The Guardian view on trade unions: needed as much as ever | Editorial
In a low-wage, exploitative economy, workers still need help and support, but not the way they used to
There is little to be said for the strike stopping some customers getting their Christmas presents in the post, nor the ones threatened by British Airways cabin staff and baggage handlers at many of the UK’s airports that threaten long-planned festive breaks, nor for the long-running dispute that is making the lives of commuters in parts of south-east England so miserable. But they are not the start of a wild-eyed workers’ insurgency, as some overexcited reports have suggested in the past few days. Nor, whether or not they achieve their legitimate aim of protecting their members’ interests, are they helping the wider trade union movement to find a new relevance and authority as membership declines in a rapidly changing economy.

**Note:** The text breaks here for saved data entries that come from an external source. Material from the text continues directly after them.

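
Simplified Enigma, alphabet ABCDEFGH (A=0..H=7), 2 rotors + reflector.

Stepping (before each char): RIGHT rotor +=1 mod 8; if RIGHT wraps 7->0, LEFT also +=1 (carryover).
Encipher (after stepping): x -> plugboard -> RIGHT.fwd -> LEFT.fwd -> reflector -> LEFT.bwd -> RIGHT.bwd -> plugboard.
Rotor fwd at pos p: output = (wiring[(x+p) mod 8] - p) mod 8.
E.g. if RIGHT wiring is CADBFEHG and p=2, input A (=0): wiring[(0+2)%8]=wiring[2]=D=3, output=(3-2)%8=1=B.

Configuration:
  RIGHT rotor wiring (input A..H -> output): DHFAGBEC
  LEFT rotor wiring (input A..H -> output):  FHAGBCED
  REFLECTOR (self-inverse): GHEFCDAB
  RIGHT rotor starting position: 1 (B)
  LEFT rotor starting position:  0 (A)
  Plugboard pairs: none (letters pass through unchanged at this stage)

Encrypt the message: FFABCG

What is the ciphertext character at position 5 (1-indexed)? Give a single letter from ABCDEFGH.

Char 1 ('F'): step: R->2, L=0; F->plug->F->R->A->L->F->refl->D->L'->H->R'->D->plug->D
Char 2 ('F'): step: R->3, L=0; F->plug->F->R->A->L->F->refl->D->L'->H->R'->E->plug->E
Char 3 ('A'): step: R->4, L=0; A->plug->A->R->C->L->A->refl->G->L'->D->R'->F->plug->F
Char 4 ('B'): step: R->5, L=0; B->plug->B->R->H->L->D->refl->F->L'->A->R'->F->plug->F
Char 5 ('C'): step: R->6, L=0; C->plug->C->R->F->L->C->refl->E->L'->G->R'->A->plug->A

A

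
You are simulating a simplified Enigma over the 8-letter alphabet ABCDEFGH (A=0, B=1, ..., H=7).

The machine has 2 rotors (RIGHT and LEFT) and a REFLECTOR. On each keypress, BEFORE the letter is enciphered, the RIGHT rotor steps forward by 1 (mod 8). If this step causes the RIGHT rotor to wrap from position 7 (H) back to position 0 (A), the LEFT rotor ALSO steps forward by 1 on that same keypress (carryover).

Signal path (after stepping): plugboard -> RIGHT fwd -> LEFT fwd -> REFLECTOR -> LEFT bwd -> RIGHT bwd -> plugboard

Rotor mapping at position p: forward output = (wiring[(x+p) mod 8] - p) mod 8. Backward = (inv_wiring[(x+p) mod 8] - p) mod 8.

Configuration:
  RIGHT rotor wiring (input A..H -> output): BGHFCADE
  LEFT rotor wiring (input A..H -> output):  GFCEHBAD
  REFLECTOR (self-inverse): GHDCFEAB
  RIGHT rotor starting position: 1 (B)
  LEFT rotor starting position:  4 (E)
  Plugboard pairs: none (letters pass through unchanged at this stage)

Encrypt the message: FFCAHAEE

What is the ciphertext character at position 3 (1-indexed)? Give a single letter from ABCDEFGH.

Char 1 ('F'): step: R->2, L=4; F->plug->F->R->C->L->E->refl->F->L'->B->R'->E->plug->E
Char 2 ('F'): step: R->3, L=4; F->plug->F->R->G->L->G->refl->A->L'->H->R'->B->plug->B
Char 3 ('C'): step: R->4, L=4; C->plug->C->R->H->L->A->refl->G->L'->G->R'->A->plug->A

A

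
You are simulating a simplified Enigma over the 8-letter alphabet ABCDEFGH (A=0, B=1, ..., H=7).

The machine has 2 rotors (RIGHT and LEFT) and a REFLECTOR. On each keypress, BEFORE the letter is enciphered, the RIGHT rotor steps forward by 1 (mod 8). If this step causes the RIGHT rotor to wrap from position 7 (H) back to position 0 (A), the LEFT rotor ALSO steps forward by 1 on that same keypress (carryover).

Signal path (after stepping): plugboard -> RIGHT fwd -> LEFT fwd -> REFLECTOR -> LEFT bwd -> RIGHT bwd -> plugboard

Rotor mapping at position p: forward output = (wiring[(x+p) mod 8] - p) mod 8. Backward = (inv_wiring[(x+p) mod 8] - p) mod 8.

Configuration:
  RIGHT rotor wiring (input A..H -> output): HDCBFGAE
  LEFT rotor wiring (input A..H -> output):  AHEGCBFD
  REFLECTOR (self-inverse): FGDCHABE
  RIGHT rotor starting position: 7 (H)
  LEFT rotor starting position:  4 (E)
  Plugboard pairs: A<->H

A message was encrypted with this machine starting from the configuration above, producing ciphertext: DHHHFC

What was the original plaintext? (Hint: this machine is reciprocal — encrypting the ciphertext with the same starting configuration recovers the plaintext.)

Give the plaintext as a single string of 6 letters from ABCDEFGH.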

There will possibly be a third more days lost to strikes in 2016 than in 2015. But last year was exceptionally peaceful on the industrial front, the most peaceful since 2005. The total of lost days for 2016 is still historically low. The point of this unnecessary row is that in some quarters, although it would seem not in Downing Street, there is still an appetite for more union-bashing laws. Some backbenchers hanker after the ultimate objective of the anti-union right since the Trade Disputes Act of 1906 reversed the Taff Vale judgment, removing trade union immunity from damages – thus effectively making industrial action impossible. This is daft on every front, not least because there would be no majority for it in parliament; the government was forced to make serial concessions on the trade union act, which is due to come into force next March. It already significantly narrows the possibilities of a strike by requiring not only a majority in favour of strike action, but a turnout of at least 50% of those entitled to vote. If parliament approves more regulations next month, it will also ban strike action in “important public services”, including the railways, unless it is backed by more than 40% of those entitled to vote.